Croissance numérique L'Economiste Maghrébin

L’internet, les téléphones mobiles et d’autres technologies numériques se diffusent rapidement à travers le monde en développement.

Mais les dividendes escomptés du numérique, à savoir une croissance inclusive, la création de plus d’emplois ainsi que de meilleurs services publics, ne sont pas à la hauteur des attentes, selon le rapport de la Banque mondiale ( BM ) portant sur le développement dans le monde 2016 et intitulé « Les dividendes du numérique ».

Alors que les technologies numériques se diffusent rapidement à travers le monde, 60 % de la population restent exclus d’une économie numérique en constante expansion.

Ainsi, les bénéfices attendus de cette diffusion rapide, notamment une plus grande productivité, davantage d’opportunités pour les pauvres et la classe moyenne, des pouvoirs publics et des entreprises plus responsables, ne se sont pas répandus aussi largement qu’escompté.

Face à ce constat, il demeure nécessaire de développer une nouvelle ère numérique, dans le but de générer en priorité de la croissance, créer des emplois et améliorer les services.

Pour ce faire, la BM a mis l’accent sur des compléments analogiques aux investissements numériques, à savoir la réduction de la fracture numérique en rendant l’internet universel, abordable, ouvert et sûr, et le renforcement des réglementations.

Pour bénéficier au maximum du numérique, le rapport a fait savoir que les pays doivent créer un environnement propice aux technologies, caractérisé par des règlementations qui facilitent la concurrence et l’entrée sur les marchés des compétences qui permettent aux travailleurs de tirer parti de l’économie numérique et des institutions qui rendent des compte aux citoyens. Les technologies numériques peuvent, quant à elles, accélérer le développement.

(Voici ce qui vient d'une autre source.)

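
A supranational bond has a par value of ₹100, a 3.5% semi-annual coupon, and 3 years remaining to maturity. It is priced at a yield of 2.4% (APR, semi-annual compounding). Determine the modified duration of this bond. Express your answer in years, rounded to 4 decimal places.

2.8422 years

Periodic yield y = 0.012. First find Macaulay duration:
  t   CF        PV=CF/(1+0.012)^t    t·PV
  1         1.75         1.7292         1.7292
  2         1.75         1.7087         3.4175
  3         1.75         1.6885         5.0654
  4         1.75         1.6685         6.6738
  5         1.75         1.6487         8.2434
  6       101.75        94.7221       568.3326
  Σ                    103.1657       593.4620
P = 103.1657; Macaulay duration = 593.4620 / 103.1657 = 5.75251 half-year periods = 2.87626 years.
Modified duration = D_Mac / (1 + y) = 2.87626 / 1.012 = 2.84215 years.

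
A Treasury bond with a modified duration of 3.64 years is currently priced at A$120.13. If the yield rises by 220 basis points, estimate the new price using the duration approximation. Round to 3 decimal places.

A$110.510

Duration approximation: ΔP/P ≈ -D_mod · Δy = -3.64 × (+0.022) = -0.080080.
New price ≈ 120.13 × (1 - 0.080080) = 110.5099896.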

Dans ce sens, la BM a préconisé d’investir dans les infrastructures de base, réduire le coût de la conduite des affaires, abaisser les barrières commerciales, faciliter l’entrée de start-up, renforcer les autorités de la concurrence, faciliter la concurrence entre les plateformes numériques et faire en sorte que l’internet contribue à élargir l’accès à l’information et à réduire le coût de l’information, ainsi qu’à promouvoir une société plus inclusive, productive et innovante.

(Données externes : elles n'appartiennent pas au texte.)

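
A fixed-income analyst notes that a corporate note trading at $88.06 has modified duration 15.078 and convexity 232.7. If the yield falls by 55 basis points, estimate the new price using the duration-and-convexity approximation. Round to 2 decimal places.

$95.67

Duration effect: -D_mod·Δy = -15.078 × (-0.0055) = +0.082929
Convexity effect: ½·C·(Δy)² = 0.5 × 232.7 × (-0.0055)² = +0.0035195875
ΔP/P ≈ +0.082929 + 0.0035195875 = +0.0864485875
New price ≈ 88.06 × (1 + 0.0864485875) = 95.67266261525.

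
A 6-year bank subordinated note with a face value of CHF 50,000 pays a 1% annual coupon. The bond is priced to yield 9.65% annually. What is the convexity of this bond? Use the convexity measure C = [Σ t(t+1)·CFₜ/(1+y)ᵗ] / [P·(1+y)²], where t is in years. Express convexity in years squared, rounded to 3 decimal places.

33.429

With y = 0.0965:
  t   CF        PV=CF/(1+0.0965)^t    t·PV        t(t+1)·PV
  1       500.00       455.9964       455.9964         911.9927
  2       500.00       415.8653       831.7307       2,495.1921
  3       500.00       379.2662     1,137.7985       4,551.1939
  4       500.00       345.8880     1,383.5519       6,917.7594
  5       500.00       315.4473     1,577.2365       9,463.4192
  6    50,500.00    29,056.2499   174,337.4994   1,220,362.4958
  Σ                 30,968.7130   179,723.8134   1,244,702.0532
P = 30,968.7130.
Convexity = Σ t(t+1)·PV / [P·(1+y)²] = 1,244,702.0532 / (30,968.7130 × 1.202312) = 33.42912.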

En outre, il faut inculquer des aptitudes cognitives d’ordre supérieur,  développer les capacités d’analyse critique et dispenser une formation fondamentale sur les systèmes avancés de TIC.

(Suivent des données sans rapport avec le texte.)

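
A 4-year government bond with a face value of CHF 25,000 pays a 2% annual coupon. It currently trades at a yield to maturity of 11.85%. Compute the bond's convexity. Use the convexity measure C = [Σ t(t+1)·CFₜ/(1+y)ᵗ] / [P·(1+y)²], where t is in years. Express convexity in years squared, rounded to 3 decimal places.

15.233

With y = 0.1185:
  t   CF        PV=CF/(1+0.1185)^t    t·PV        t(t+1)·PV
  1       500.00       447.0273       447.0273         894.0545
  2       500.00       399.6668       799.3335       2,398.0005
  3       500.00       357.3239     1,071.9716       4,287.8865
  4    25,500.00    16,292.8188    65,171.2751     325,856.3754
  Σ                 17,496.8367    67,489.6075     333,436.3170
P = 17,496.8367.
Convexity = Σ t(t+1)·PV / [P·(1+y)²] = 333,436.3170 / (17,496.8367 × 1.251042) = 15.23286.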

En conclusion, la BM a constaté que les technologies numériques peuvent transformer les économies, les sociétés et les institutions publiques, mais ces changements ne sont ni acquis ni automatiques. Les pays qui investissent à la fois dans les technologies numériques et dans leurs compléments analogiques engrangeront des dividendes importants. Tandis que pour les autres, s’ils n’adoptent pas de réformes et ne reposent pas sur un socle solide, les technologies risquent de créer des disparités sur le plan économique, d’accroître les inégalités et d’ouvrir la voie à l’ingérence des pouvoirs publics.

Vu l’importance des technologies numériques et ses dividendes, la «Transition digitale» sera au cœur de débat du 18ème forum de L’Economiste Maghrébin qui se tiendra le 29 avril 2016 à Tunis.